Porque sin tope salarial a la vista, los llamados clubes Estado (Manchester City y PSG) tendrán ahora campo libre para convertirse en dueños de las competiciones nacionales e internacionales. También para operar fuera de las reglas aplicables al resto de los equipos, generando burbujas salariales inalcanzables para el resto y acaparando la mayor parte de los ingresos por derechos televisivos y merchandising.
Cambio de eje
Las consecuencias del fracaso de la Superliga a medio y largo plazo están todavía por ver. La Juventus se ha desplomado un 14% en la Bolsa de Milán. El F.C. Barcelona, que veía en la Superliga una salida a su desesperada situación financiera, volverá a la casilla de salida. El Mundial de Catar, emblema de la multimillonarización del fútbol de selecciones, moverá el eje del fútbol desde Europa hasta Oriente Medio.
Ha circulado durante las últimas horas la tesis de que la Superliga nació muerta y que esta habría sido sólo un macguffin de los doce equipos fundadores para obligar a la UEFA a renegociar un reparto más equilibrado de los beneficios que genera el fútbol.
Sea esa tesis correcta o no, algo que sólo saben los presidentes de los equipos implicados, lo cierto es que el resultado final ha sido ese. Todas las consecuencias supuestamente devastadoras que la Superliga iba a generar en el deporte del fútbol tendrán ahora lugar de todas formas, sólo que bajo la égida de la UEFA.
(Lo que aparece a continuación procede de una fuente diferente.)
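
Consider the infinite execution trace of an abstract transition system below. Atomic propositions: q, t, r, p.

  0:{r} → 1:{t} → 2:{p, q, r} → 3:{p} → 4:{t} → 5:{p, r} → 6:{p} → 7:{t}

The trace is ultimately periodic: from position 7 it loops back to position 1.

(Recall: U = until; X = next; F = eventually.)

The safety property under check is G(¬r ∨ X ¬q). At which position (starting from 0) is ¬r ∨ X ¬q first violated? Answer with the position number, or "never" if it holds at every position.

never

¬r ∨ X ¬q holds at every position 0..7, and those are all the positions the trace ever visits, so the invariant G(¬r ∨ X ¬q) is never violated.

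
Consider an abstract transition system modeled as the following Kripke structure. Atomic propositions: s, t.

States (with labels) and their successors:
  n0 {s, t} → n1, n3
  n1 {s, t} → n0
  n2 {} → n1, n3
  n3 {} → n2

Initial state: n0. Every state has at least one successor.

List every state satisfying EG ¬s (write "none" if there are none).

{n2, n3}

States satisfying ¬s: {n2, n3}.
States satisfying EG ¬s: {n2, n3}.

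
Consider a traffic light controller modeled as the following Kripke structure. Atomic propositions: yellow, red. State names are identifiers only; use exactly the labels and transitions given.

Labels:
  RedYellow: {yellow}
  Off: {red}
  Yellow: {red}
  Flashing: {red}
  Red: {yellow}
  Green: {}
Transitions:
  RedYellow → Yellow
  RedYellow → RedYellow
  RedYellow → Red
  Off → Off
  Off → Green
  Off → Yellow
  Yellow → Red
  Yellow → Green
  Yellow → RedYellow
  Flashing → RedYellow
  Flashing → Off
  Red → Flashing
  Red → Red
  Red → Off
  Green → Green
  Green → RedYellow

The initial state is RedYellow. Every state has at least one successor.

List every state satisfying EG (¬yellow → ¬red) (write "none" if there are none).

States satisfying ¬yellow → ¬red: {RedYellow, Red, Green}.
States satisfying EG (¬yellow → ¬red): {RedYellow, Red, Green}.

{RedYellow, Red, Green}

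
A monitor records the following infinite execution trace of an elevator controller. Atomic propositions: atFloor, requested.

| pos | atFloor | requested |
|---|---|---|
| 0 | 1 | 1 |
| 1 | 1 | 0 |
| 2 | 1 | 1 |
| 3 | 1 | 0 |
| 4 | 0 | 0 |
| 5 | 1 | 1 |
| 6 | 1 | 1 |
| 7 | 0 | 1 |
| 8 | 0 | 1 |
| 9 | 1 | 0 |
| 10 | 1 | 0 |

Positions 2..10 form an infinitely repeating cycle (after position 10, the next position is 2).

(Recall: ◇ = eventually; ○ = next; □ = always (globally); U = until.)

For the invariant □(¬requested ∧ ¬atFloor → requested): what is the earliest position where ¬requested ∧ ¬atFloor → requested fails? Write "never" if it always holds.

4

Check ¬requested ∧ ¬atFloor → requested at each position in order: 0 ✓, 1 ✓, 2 ✓, 3 ✓.
At position 4 the labels are {}, so ¬requested ∧ ¬atFloor → requested is false there. This is the first violation.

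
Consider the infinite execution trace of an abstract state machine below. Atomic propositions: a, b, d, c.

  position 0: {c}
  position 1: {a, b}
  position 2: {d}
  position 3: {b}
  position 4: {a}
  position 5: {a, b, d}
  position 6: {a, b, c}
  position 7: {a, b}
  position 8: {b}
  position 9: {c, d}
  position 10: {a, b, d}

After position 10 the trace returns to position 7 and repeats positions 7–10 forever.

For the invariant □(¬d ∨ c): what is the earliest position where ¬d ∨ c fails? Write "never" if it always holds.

2

Check ¬d ∨ c at each position in order: 0 ✓, 1 ✓.
At position 2 the labels are {d}, so ¬d ∨ c is false there. This is the first violation.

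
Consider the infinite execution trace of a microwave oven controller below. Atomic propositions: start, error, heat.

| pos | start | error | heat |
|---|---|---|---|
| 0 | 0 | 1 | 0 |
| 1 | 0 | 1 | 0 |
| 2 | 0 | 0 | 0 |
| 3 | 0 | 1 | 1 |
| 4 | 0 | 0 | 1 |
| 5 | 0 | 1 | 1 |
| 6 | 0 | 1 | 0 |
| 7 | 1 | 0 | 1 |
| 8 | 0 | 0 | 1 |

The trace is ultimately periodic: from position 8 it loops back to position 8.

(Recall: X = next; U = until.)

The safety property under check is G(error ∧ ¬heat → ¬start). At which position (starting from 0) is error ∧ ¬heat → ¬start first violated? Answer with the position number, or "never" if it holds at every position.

error ∧ ¬heat → ¬start holds at every position 0..8, and those are all the positions the trace ever visits, so the invariant G(error ∧ ¬heat → ¬start) is never violated.

never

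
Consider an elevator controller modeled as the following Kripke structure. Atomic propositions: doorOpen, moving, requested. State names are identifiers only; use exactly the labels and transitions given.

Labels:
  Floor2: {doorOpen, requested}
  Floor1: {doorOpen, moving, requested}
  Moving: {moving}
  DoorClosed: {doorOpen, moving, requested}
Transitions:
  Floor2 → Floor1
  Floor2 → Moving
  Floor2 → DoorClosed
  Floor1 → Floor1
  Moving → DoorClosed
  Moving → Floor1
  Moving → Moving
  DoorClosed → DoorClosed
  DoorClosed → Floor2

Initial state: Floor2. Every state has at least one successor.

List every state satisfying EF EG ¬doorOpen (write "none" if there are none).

States satisfying EG ¬doorOpen: {Moving}.
States satisfying EF EG ¬doorOpen: {Floor2, Moving, DoorClosed}.

{Floor2, Moving, DoorClosed}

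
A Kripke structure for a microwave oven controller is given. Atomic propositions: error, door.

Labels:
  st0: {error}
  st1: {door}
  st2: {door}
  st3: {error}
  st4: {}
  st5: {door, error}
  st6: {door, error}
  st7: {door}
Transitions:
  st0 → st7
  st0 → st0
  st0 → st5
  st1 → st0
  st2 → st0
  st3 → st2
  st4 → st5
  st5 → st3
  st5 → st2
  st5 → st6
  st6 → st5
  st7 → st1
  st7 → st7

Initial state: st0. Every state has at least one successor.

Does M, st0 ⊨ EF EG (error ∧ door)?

States satisfying EG (error ∧ door): {st5, st6}.
States satisfying EF EG (error ∧ door): {st0, st1, st2, st3, st4, st5, st6, st7}.
Some path from st0 reaches a state where EG (error ∧ door) holds.
st0 ∈ Sat(EF EG (error ∧ door)).

Satisfied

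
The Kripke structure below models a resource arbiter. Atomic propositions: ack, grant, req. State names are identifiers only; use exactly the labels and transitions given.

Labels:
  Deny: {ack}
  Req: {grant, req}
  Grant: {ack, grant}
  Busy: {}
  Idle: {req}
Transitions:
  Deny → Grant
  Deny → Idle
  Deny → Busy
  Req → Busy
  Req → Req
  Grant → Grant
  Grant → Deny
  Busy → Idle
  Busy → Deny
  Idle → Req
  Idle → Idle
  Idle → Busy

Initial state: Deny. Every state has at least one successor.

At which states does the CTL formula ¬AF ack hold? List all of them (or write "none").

{Req, Busy, Idle}

States satisfying ack: {Deny, Grant}.
States satisfying AF ack: {Deny, Grant}.
States satisfying ¬AF ack: {Req, Busy, Idle}.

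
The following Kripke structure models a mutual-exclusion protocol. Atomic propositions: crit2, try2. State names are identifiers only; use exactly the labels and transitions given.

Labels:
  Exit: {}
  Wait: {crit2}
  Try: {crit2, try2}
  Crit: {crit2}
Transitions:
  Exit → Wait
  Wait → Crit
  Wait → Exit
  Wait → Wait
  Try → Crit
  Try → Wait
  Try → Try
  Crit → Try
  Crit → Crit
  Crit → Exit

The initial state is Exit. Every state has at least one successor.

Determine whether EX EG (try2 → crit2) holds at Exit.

Yes

States satisfying EG (try2 → crit2): {Exit, Wait, Try, Crit}.
States satisfying EX EG (try2 → crit2): {Exit, Wait, Try, Crit}.
Exit ∈ Sat(EX EG (try2 → crit2)).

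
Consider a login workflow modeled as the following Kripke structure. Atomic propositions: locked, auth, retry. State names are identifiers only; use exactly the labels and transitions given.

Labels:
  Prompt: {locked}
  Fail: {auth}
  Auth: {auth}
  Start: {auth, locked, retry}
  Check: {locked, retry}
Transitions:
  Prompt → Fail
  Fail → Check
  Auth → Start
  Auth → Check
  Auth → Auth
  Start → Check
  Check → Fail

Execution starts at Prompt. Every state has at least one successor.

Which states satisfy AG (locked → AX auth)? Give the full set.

{Prompt, Fail, Check}

States satisfying locked → AX auth: {Prompt, Fail, Auth, Check}.
States satisfying AG (locked → AX auth): {Prompt, Fail, Check}.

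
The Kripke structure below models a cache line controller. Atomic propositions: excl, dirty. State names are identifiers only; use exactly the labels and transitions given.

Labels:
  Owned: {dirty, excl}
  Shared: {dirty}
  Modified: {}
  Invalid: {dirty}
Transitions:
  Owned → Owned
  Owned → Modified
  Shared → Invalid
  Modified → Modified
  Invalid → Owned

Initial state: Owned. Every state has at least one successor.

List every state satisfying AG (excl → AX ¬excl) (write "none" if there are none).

{Modified}

States satisfying excl → AX ¬excl: {Shared, Modified, Invalid}.
States satisfying AG (excl → AX ¬excl): {Modified}.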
Las artimañas utilizadas para el sofocamiento de la rebelión de la Superliga no acaban sin embargo con los verdaderos problemas de fondo del fútbol europeo.
El primero, el de cómo aumentar los ingresos en la Champions. Una Champions cuyo nuevo formato para 2024, tortuoso e ilógico, camina en sentido radicalmente contrario al del ocio masivo del siglo XXI.
El segundo, el reparto de esos ingresos.
El tercero, la pérdida de atractivo del fútbol entre unos jóvenes que optan de forma abrumadora por los eSports, las redes sociales y plataformas como Netflix, y a los que el fútbol atrae en mucha menor medida que a sus generaciones precedentes.
La UEFA y las presiones políticas pueden haber acabado de momento con el proyecto de la Superliga. Pero no acaba con los problemas que lo han generado. Es cuestión de tiempo que la herida vuelva a sangrar.